Catch Fish with
For anyone unfamiliar with the site always check the FRESHWATER, SALTWATER and TACK-TICS pages. The Saltwater page now extends back as a record of over several years of (mostly) sea fishing and may be a useful guide as to when to fish. The Freshwater stuff is also up to date now. I keep adding to both. These pages are effectively my diary and the latest will usually be about fishing in the previous day or two. As you see I also add the odd piece from my friends and correspondents if I've not been doing much. The Tactics pages which are chiefly 'how I do it' plus a bit of science are also updated regularly and (I think) worth a read (the earlier ones are mostly tackle and 'how to do it' stuff).
Antigua antics 2.
Before I plough on with the results of our second week's fishing in Antigua I should say that Jolly Harbour, close to our house, held some decent tarpon. We didn't fish for them because some of the local youngsters treated them almost as pets when the fish came in to feed on fish waste.
After our first totally fishless week Steve and I began to get the hang of a few spots. Despite our efforts the bigger fish refused to stick so we both lost modest specimens of various kinds from time to time. However, early in the second week we visited Cade's Bay where there was a reef fairly close in which enclosed wadable flats. Our first session was blessed with success of a kind. We waded on the shallow sandy ground for a couple of hours and eventually I had a couple of tiny barracuda on a shallow diving plug intended for bonefish (we didn't see any of these). It's amazing what a fish can do for your confidence and, on the next few tides, we tried again.
This time we went further along, where the flat changed from hummocky sand to broken coral. It was all pretty shallow and easy to wade. Being partly immersed in the water was also a recipe for escaping the millions of sandflies which plagued us on most shores in the still air of dawn and dusk. One of the most encouraging aspects of this area of the flat was when Steve spotted feeding permit as he waded towards the reef. Now permit are a bit of a holy grail for many anglers and we knew that they take crabs well so our next session involved a spot of crabbing.

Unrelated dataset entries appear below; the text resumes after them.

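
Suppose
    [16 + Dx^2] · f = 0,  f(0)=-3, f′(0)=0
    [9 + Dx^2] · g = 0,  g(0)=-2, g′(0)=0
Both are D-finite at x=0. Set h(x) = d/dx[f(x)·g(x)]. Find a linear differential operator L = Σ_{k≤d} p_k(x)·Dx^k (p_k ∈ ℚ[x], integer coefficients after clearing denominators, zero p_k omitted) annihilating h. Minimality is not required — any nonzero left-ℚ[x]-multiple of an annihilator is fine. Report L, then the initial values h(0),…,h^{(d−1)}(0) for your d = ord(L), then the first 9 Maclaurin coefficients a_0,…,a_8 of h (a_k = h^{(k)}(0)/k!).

L = 49 + 50·Dx^2 + Dx^4  (order 4).
h: a_k = 0, -150, 0, 1201, 0, -11765/4, 0, 2882401/840, 0, …
ICs: h(0) = 0, h′(0) = -150, h′′(0) = 0, h′′′(0) = 7206.

f: a_k = -3, 0, 24, 0, -32, 0, 256/15, 0, -512/105, …
g: a_k = -2, 0, 9, 0, -27/4, 0, 81/40, 0, -729/2240, …
h₀=f·g: eliminate ⇒ L₀, order ≤ 2·2.
Derive L from L₀ (diff closure).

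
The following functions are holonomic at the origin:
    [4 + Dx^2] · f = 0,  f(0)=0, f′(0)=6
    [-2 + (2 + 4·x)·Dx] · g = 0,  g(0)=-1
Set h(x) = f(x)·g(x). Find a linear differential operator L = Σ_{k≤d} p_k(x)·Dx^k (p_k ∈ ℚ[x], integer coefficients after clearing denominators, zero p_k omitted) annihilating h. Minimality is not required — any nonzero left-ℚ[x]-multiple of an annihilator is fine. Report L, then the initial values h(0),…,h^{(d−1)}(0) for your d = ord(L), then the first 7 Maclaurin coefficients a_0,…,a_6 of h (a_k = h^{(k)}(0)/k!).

L = (7 + 16·x + 16·x^2) + (-2 - 4·x)·Dx + (1 + 4·x + 4·x^2)·Dx^2  (order 2).
h: a_k = 0, -6, -6, 7, 1, 19/20, -81/20, …
ICs: h(0) = 0, h′(0) = -6.

f: a_k = 0, 6, 0, -4, 0, 4/5, 0, …
g: a_k = -1, -1, 1/2, -1/2, 5/8, -7/8, 21/16, …
h₀=f·g: eliminate ⇒ L₀, order ≤ 2·1.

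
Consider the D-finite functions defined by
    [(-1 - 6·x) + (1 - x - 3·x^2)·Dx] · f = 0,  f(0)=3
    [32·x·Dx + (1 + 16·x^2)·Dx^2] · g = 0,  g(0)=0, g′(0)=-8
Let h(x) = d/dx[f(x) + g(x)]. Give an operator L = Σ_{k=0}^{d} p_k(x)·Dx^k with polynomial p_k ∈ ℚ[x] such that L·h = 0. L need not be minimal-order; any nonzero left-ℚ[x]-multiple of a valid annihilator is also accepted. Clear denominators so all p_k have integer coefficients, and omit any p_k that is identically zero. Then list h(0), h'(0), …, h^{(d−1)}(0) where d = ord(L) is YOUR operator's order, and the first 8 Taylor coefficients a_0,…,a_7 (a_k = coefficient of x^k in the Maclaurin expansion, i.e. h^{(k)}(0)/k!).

L = (-128 + 512·x + 10560·x^2 + 25344·x^3 + 95904·x^4 + 41472·x^6) + (37 + 208·x - 206·x^2 + 1476·x^3 + 24336·x^4 + 66528·x^5 + 6912·x^6 + 41472·x^7)·Dx + (-4 - 21·x - 198·x^2 - 90·x^3 - 1775·x^4 + 4080·x^5 + 6336·x^6 + 2304·x^7 + 6912·x^8)·Dx^2  (order 2).
h: a_k = -5, 24, 191, 228, -1448, 1746, 37325, 12192, …
ICs: h(0) = -5, h′(0) = 24.

f: a_k = 3, 3, 12, 21, 57, 120, 291, 651, …
g: a_k = 0, -8, 0, 128/3, 0, -2048/5, 0, 32768/7, …
Sum ⇒ L₀ = lclm(L_f,L_g) in ℚ(x)⟨Dx⟩.
h₀' ⇒ L via d/dx closure of L₀.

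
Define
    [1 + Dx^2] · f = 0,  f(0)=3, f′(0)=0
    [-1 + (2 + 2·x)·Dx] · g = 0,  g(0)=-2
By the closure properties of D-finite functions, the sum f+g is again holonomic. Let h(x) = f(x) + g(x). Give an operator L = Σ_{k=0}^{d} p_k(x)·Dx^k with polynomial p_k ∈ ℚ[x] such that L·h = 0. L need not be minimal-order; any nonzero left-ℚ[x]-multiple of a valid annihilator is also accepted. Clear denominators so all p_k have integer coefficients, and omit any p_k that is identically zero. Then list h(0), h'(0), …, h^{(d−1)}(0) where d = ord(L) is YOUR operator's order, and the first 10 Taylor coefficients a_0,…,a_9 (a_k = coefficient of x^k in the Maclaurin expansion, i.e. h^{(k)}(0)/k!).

L = (-7 - 8·x - 4·x^2) + (6 + 22·x + 24·x^2 + 8·x^3)·Dx + (-7 - 8·x - 4·x^2)·Dx^2 + (6 + 22·x + 24·x^2 + 8·x^3)·Dx^3  (order 3).
h: a_k = 1, -1, -5/4, -1/8, 13/64, -7/128, 283/7680, -33/1024, 45173/1720320, -715/32768, …
ICs: h(0) = 1, h′(0) = -1, h′′(0) = -5/2.

f: a_k = 3, 0, -3/2, 0, 1/8, 0, -1/240, 0, 1/13440, 0, …
g: a_k = -2, -1, 1/4, -1/8, 5/64, -7/128, 21/512, -33/1024, 429/16384, -715/32768, …
f+g: L₀ = lclm(L_f,L_g), ord ≤ 2+1.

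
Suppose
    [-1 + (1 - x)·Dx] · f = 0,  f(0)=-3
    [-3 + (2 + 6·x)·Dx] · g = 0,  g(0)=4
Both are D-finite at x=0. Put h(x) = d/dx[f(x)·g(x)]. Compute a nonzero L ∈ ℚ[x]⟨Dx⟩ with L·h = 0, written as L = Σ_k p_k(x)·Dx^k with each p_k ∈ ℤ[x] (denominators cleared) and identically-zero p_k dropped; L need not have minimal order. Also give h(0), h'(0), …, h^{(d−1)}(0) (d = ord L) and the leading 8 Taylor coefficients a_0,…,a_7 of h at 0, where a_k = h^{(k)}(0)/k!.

L = (11 + 90·x + 27·x^2) + (-10 - 26·x + 18·x^2 + 18·x^3)·Dx  (order 1).
h: a_k = -30, -33, -441/4, 39/8, -25125/64, 77481/128, -1154013/512, 5806263/1024, …
ICs: h(0) = -30.

f: a_k = -3, -3, -3, -3, -3, -3, -3, -3, …
g: a_k = 4, 6, -9/2, 27/4, -405/32, 1701/64, -15309/256, 72171/512, …
Sym-product of L_f,L_g gives L₀ (≤ ord 1).
h₀' ⇒ L via d/dx closure of L₀.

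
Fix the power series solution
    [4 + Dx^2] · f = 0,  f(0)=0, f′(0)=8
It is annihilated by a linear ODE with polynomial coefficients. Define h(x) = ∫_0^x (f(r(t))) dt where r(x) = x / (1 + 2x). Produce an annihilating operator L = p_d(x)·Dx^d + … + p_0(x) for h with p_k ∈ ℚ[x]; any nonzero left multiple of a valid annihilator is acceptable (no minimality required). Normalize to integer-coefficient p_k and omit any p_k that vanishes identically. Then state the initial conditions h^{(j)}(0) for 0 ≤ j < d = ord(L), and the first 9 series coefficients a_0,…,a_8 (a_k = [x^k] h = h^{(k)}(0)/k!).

f: a_k = 0, 8, 0, -16/3, 0, 16/15, 0, -32/315, 0, …
Substitute x→r, Dx→(1/r')Dx; clear ⇒ L₀.
h=∫h₀ ⇒ L = L₀·Dx.
L = 4·Dx + (4 + 24·x + 48·x^2 + 32·x^3)·Dx^2 + (1 + 8·x + 24·x^2 + 32·x^3 + 16·x^4)·Dx^3  (order 3).
h: a_k = 0, 0, 4, -16/3, 20/3, -32/5, 8/45, 160/7, -27724/315, …
ICs: h(0) = 0, h′(0) = 0, h′′(0) = 8.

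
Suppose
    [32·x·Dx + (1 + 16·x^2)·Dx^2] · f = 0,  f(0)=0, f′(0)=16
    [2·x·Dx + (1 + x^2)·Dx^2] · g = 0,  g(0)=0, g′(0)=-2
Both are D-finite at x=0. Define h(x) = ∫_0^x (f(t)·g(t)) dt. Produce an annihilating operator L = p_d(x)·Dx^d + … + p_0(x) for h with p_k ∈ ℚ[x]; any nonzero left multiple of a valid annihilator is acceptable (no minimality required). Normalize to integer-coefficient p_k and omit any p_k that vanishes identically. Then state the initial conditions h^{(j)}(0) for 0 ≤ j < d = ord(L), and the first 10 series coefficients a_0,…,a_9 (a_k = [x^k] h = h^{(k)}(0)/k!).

L = (-384·x - 10880·x^3 - 16384·x^5 + 34816·x^7 + 98304·x^9)·Dx^2 + (-68 - 3916·x^2 - 19584·x^4 - 14336·x^6 + 121856·x^8 + 147456·x^10)·Dx^3 + (-136·x - 2632·x^3 - 6528·x^5 + 16448·x^7 + 69632·x^9 + 49152·x^11)·Dx^4 + (-1 - 34·x^2 - 305·x^4 + 4880·x^8 + 8704·x^10 + 4096·x^12)·Dx^5  (order 5).
h: a_k = 0, 0, 0, -32/3, 0, 544/15, 0, -76576/315, 0, 2027488/945, …
ICs: h(0) = 0, h′(0) = 0, h′′(0) = 0, h′′′(0) = -64, h′′′′(0) = 0.

f: a_k = 0, 16, 0, -256/3, 0, 4096/5, 0, -65536/7, 0, 1048576/9, …
g: a_k = 0, -2, 0, 2/3, 0, -2/5, 0, 2/7, 0, -2/9, …
f·g: L₀ = L_f ⊗_s L_g, ord ≤ 2·2.
Integrate: L := L₀·Dx.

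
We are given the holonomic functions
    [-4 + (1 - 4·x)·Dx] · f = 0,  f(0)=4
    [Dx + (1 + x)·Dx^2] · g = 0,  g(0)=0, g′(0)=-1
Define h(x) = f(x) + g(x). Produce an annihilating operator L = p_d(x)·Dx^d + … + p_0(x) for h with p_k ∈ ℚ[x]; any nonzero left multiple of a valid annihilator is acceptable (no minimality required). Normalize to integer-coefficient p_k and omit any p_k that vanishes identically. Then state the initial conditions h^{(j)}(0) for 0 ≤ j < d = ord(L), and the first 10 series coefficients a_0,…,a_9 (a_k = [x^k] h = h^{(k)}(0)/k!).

L = (112 + 32·x)·Dx + (94 + 208·x + 64·x^2)·Dx^2 + (-9 + 23·x + 48·x^2 + 16·x^3)·Dx^3  (order 3).
h: a_k = 4, 15, 129/2, 767/3, 4097/4, 20479/5, 98305/6, 458751/7, 2097153/8, 9437183/9, …
ICs: h(0) = 4, h′(0) = 15, h′′(0) = 129.

f: a_k = 4, 16, 64, 256, 1024, 4096, 16384, 65536, 262144, 1048576, …
g: a_k = 0, -1, 1/2, -1/3, 1/4, -1/5, 1/6, -1/7, 1/8, -1/9, …
f+g: L₀ = lclm(L_f,L_g), ord ≤ 1+2.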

The only bait-sized items we could find were a bit like tough porcelain crabs the size of a 5p piece - almost impossible to attach to the hook. Despite this the crabbing was interesting and produced one really tough customer which looked as though it could have eaten most of the fish we were after. We also caught a number of beautiful crawfish which, no doubt, would make decent baits but we thought they might be illegally undersized. We tried freelining small crustaceans for the permit but apart from one fish which I scared to death by plonking the bait on its nose (idiot!!!!) and an eagle ray which screamed away on an unbelievably fast run with Steve's bait, before wrapping him round a lump of coral, we failed with the permit. Steve tried plugging on the flat and had a couple of beautiful mutton snappers and we both caught the ubiquitous lizardfish. Anyway, things were beginning to look up a bit (they coud hardly have got worse).
At the end of the 'permit flat' was a deep water channel leading to a small fishing harbour. On either side of the channel were piers built from big boulders. By standing on the boulders it was possible to spin into the deep water. On his first cast Steve had a small jack and we could see countless sprat sized baitfish along the channel. These were really the first concentrations of bait that we'd found anywhere and we thought that they were likely to be a good sign of potential for something bigger.
You won't be surprised to hear that after the encoragement of a few bites and seeing the shoals of bait, for the last day or two we concentrated our efforts on the flat and the harbour channel. My first attempt with a deep diving 12cm sprat-like plug produced a solid bite and I found myself playing a snapper of several pounds. It pulled really hard, came to the surface and careered away, dragging off line against the clutch before the curse struck again and, for no obvious reason, it came unstuck.
Our next session from the pier was at the crack of dawn. Steve was still walking from the car to the water when I shouted "Fish!". This one had again taken my big plug almost as it hit the water and it was clearly BIG. I put on maximum pressure with my 30lb braid but there was little I could do to slow the fish down. To my surprise, instead of heading out into the deep water and the buoys which marked the channel it turned and after crossing to the far side of the channel made for the mangroves opposite. It was going like a train and I could see that its trajectory would eventually wrap my line round the rocks of the far pier. Despite my best efforts to prevent it the fish, after boiling once on the surface about thirty metres from where I stood (it was big and silvery - probably a jack), tore off more line in its unstoppable run before cutting the braid on the rocks. I was gutted.
We had to try again on our last morning and the harbour mouth produced a houndfish and two reasonable barracuda - so things were beginning to look up. All we needed was another two weeks and we'd surely have got the hang of it and landed a few spectacular fish. There were a number of spots that we found which didn't get a fair crack of the rod so as we said to our wives "we must go again sometime."